My background is in mathematics. One thing about math that I find simultaneously fascinating and confusing is that there are an insane number of conceptual connections between different ideas. Fully understanding connections takes months or years of study.
An example is the logit function — on one hand it’s very simple, but on the other hand it’s related to dozens of other concepts that at first glance are unrelated, in particular logistic regression prediction.
The easy part. If p is a number between 0 and 1 then:
logit(p) = ln( p / 1-p )
Because p / 1-p is the odds of something, the logit function is also called log-odds.
For example, suppose p = 0.6 then logit(p) = ln( 0.6 / 0.4 ) = ln(1.5) = 0.4055 where 1.5 is the odds.
Now logistic regression is more complicated. Suppose you want to predict something that can take one of two values, such as ‘democrat’ or ‘republican’, based on features such as age (x1) and income (x2).
The logistic function is logistic(x1, x2) = 1 / ( 1 + e^z ) where z = b0 + (b1)(x1) + (b2)(x2). The constants b0, b1, b2 must be determined using training data that has known input and output values.

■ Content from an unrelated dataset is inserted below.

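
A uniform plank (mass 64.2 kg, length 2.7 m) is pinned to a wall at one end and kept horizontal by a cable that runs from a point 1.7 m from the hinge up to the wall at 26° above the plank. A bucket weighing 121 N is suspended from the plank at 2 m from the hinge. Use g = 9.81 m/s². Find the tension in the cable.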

Anyway, as it turns out the logit and logistic functions are mathematical inverses of each other: logit(logistic(z)) = z and logistic(logit(z)) = z.
This conceptual connection between the logit and logistic functions means that logistic regression prediction can be performed directly, using the logistic function, or indirectly, using the logit function. The R language uses the indirect approach, which for me, is more difficult to understand.